Both Bea's and Olaf's conditions worsen. Vida Sherwin, Maud Dryer, and the minister's wife call on the Bjornstams. Bjornstam does not welcome them inside, condemning them for not visiting Bea when she was well. The women leave, insulted. When Olaf and Bea die, the townspeople remark that Bjornstam probably mistreated them. Bjornstam leaves Gopher Prairie to move to Canada. Because many people in town dislike him, they cheer his departure.

Analysis

The Kennicotts' deteriorating marriage provides the main focus of Chapters 24 and 25. The interior conflict of Carol and Will, who represents all of Gopher Prairie in many aspects, counterbalances the exterior conflict between Carol and Gopher Prairie throughout the novel. While Carol demands reform, Kennicott proves to be a willing slave to routine, "fixed in routine as an isolated old man." When Carol yearns for what she considers beautiful and noble, Kennicott scorns her highbrow attitude.

As literary critic Mark Schorer points out, the two protagonists prove to be familiar American types: the complacent husband who possesses common sense and solidity and the discontented wife who possesses romantic dreams. While Lewis presents Gopher Prairie as a microcosm for America as a whole, he also presents Carol and Kennicott as representative of the American husband and wife. In many ways, their struggle represents the eternal conflict between the opposite sexes, which Carol sums up in Chapter 24: "There are two races of people, only two, and they live side by side. His calls mine 'neurotic'; mine calls his 'stupid." We'll never understand each other. [We are] enemies, yoked."

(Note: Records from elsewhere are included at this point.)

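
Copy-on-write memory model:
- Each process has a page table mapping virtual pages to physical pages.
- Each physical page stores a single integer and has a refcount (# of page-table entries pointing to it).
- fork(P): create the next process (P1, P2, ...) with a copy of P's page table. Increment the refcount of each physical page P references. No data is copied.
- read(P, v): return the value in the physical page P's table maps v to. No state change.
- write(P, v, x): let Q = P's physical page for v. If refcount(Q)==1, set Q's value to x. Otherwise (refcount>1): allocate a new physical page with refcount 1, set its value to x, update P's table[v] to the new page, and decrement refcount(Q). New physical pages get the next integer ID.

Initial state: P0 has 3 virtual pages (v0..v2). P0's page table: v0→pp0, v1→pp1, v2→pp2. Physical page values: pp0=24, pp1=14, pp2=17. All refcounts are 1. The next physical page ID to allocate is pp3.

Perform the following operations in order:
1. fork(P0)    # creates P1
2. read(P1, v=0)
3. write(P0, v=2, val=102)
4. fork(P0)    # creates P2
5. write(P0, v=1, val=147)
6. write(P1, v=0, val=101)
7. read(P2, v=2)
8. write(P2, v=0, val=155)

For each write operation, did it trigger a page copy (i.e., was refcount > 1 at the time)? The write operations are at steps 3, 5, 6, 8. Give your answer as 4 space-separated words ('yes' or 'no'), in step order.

Op 1: fork(P0) -> P1. 3 ppages; refcounts: pp0:2 pp1:2 pp2:2
Op 2: read(P1, v0) -> 24. No state change.
Op 3: write(P0, v2, 102). refcount(pp2)=2>1 -> COPY to pp3. 4 ppages; refcounts: pp0:2 pp1:2 pp2:1 pp3:1
Op 4: fork(P0) -> P2. 4 ppages; refcounts: pp0:3 pp1:3 pp2:1 pp3:2
Op 5: write(P0, v1, 147). refcount(pp1)=3>1 -> COPY to pp4. 5 ppages; refcounts: pp0:3 pp1:2 pp2:1 pp3:2 pp4:1
Op 6: write(P1, v0, 101). refcount(pp0)=3>1 -> COPY to pp5. 6 ppages; refcounts: pp0:2 pp1:2 pp2:1 pp3:2 pp4:1 pp5:1
Op 7: read(P2, v2) -> 102. No state change.
Op 8: write(P2, v0, 155). refcount(pp0)=2>1 -> COPY to pp6. 7 ppages; refcounts: pp0:1 pp1:2 pp2:1 pp3:2 pp4:1 pp5:1 pp6:1

yes yes yes yes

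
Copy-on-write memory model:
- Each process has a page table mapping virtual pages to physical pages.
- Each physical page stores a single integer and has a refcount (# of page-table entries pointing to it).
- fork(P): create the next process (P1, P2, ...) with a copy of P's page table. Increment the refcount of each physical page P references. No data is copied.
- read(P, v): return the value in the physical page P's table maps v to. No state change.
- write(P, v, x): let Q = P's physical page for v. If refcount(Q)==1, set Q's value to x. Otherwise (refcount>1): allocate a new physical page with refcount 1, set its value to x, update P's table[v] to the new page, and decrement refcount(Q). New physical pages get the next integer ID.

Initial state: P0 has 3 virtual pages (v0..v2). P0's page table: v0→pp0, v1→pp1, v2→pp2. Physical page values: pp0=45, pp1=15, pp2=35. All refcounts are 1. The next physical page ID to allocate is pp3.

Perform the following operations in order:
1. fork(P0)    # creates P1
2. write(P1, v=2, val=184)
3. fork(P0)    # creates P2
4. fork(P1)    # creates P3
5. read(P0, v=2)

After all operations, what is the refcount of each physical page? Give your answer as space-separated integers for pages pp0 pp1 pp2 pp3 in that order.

Answer: 4 4 2 2

Derivation:
Op 1: fork(P0) -> P1. 3 ppages; refcounts: pp0:2 pp1:2 pp2:2
Op 2: write(P1, v2, 184). refcount(pp2)=2>1 -> COPY to pp3. 4 ppages; refcounts: pp0:2 pp1:2 pp2:1 pp3:1
Op 3: fork(P0) -> P2. 4 ppages; refcounts: pp0:3 pp1:3 pp2:2 pp3:1
Op 4: fork(P1) -> P3. 4 ppages; refcounts: pp0:4 pp1:4 pp2:2 pp3:2
Op 5: read(P0, v2) -> 35. No state change.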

Giving both Carol and Kennicott admirable traits along with character flaws—Carol's instability and dreaminess and Kennicott's dullness and materialism—Lewis does not take sides in the conflict between them. While most of the novel is told through Carol's point of view, Chapter 25 is the only chapter told entirely through Kennicott's point of view. Through the arguments between Carol and Kennicott, we see Carol through Kennicott's eyes as snobbish and temperamental and may even agree with his assessment of her.

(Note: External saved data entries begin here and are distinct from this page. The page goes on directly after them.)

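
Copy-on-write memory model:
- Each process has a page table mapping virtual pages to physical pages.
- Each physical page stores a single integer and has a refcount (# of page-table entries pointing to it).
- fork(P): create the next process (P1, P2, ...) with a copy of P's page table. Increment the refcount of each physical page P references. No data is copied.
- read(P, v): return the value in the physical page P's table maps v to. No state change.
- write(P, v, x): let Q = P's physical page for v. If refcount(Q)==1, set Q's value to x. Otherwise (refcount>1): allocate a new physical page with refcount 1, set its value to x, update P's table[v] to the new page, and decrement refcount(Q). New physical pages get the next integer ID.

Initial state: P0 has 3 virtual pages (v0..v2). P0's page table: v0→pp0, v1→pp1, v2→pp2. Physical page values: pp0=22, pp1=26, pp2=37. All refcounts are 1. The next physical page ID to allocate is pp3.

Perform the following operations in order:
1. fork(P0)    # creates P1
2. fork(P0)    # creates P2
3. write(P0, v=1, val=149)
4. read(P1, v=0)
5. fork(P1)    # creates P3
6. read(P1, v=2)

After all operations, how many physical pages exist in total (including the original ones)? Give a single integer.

Answer: 4

Derivation:
Op 1: fork(P0) -> P1. 3 ppages; refcounts: pp0:2 pp1:2 pp2:2
Op 2: fork(P0) -> P2. 3 ppages; refcounts: pp0:3 pp1:3 pp2:3
Op 3: write(P0, v1, 149). refcount(pp1)=3>1 -> COPY to pp3. 4 ppages; refcounts: pp0:3 pp1:2 pp2:3 pp3:1
Op 4: read(P1, v0) -> 22. No state change.
Op 5: fork(P1) -> P3. 4 ppages; refcounts: pp0:4 pp1:3 pp2:4 pp3:1
Op 6: read(P1, v2) -> 37. No state change.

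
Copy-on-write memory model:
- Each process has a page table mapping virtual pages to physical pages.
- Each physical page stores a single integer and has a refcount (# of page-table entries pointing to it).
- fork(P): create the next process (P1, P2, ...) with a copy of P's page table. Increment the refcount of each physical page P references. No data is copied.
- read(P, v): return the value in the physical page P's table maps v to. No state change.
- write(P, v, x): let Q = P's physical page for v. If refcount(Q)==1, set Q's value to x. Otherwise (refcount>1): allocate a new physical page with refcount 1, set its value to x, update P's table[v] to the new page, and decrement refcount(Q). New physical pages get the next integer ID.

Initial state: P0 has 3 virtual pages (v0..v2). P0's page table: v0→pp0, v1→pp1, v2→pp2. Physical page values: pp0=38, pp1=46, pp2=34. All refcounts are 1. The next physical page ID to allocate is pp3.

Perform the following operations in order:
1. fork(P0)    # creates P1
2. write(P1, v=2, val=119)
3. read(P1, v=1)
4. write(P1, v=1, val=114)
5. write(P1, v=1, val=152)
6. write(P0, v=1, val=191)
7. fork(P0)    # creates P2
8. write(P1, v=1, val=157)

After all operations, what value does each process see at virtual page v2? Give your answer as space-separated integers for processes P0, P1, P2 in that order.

Op 1: fork(P0) -> P1. 3 ppages; refcounts: pp0:2 pp1:2 pp2:2
Op 2: write(P1, v2, 119). refcount(pp2)=2>1 -> COPY to pp3. 4 ppages; refcounts: pp0:2 pp1:2 pp2:1 pp3:1
Op 3: read(P1, v1) -> 46. No state change.
Op 4: write(P1, v1, 114). refcount(pp1)=2>1 -> COPY to pp4. 5 ppages; refcounts: pp0:2 pp1:1 pp2:1 pp3:1 pp4:1
Op 5: write(P1, v1, 152). refcount(pp4)=1 -> write in place. 5 ppages; refcounts: pp0:2 pp1:1 pp2:1 pp3:1 pp4:1
Op 6: write(P0, v1, 191). refcount(pp1)=1 -> write in place. 5 ppages; refcounts: pp0:2 pp1:1 pp2:1 pp3:1 pp4:1
Op 7: fork(P0) -> P2. 5 ppages; refcounts: pp0:3 pp1:2 pp2:2 pp3:1 pp4:1
Op 8: write(P1, v1, 157). refcount(pp4)=1 -> write in place. 5 ppages; refcounts: pp0:3 pp1:2 pp2:2 pp3:1 pp4:1
P0: v2 -> pp2 = 34
P1: v2 -> pp3 = 119
P2: v2 -> pp2 = 34

Answer: 34 119 34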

Some critics have asserted that Main Street lacks a proper, consistent hero. While Carol appears silly to dream about reforming the whole town, she is one of the few characters who recognizes the town's ugliness, narrow-mindedness, and hypocrisy. On the other hand, Vida's plan for gradual reform appears more sensible and realistic, even though Vida proves too conventional and too willing to follow the crowd. While Lewis describes the heroic life of Kennicott as a country doctor, Will proves to be too crude and too content with a mundane small-town life to be a hero.

In Chapter 25, Lewis narrates the exchanges between Maud and Kennicott so subtly that we must read between the lines to understand what exactly happens. Throughout the novel, Lewis presents the atmosphere of small-town life as claustrophobic. The gossipy ladies in town form almost a network of spies, thinking that they can know everything about everyone in town. In fact, Gopher Prairie does not prove to be a haven for virtue as the romantic literary tradition of portraying small towns implies. Both Harry Haydock and Nat Hicks enjoy love affairs, and even Kennicott cannot resist the temptation of Maud Dryer. His affair with Maud further reflects the ever-widening separation between him and Carol.

Lewis uses Chapter 26 to attack the hypocrisy of small-town life. Although the townspeople attend church, claim to be charitable Christians, and affirm a belief in democracy, they still maintain a class-divided society and look down on the poor. Indeed, the fact that they do not care about the Bjornstams appears to stem wholly from the fact that the Bjornstams are poor. While Bea and Olaf literally die from their poverty, contracting typhoid from their polluted well water, the elite members of Gopher Prairie do not even recognize that poverty in the community exists. The socially conscious Carol, on the other hand, who does not attend church often, selflessly nurses the Bjornstams, displaying a humanity and Christian charity that most of the townspeople lack.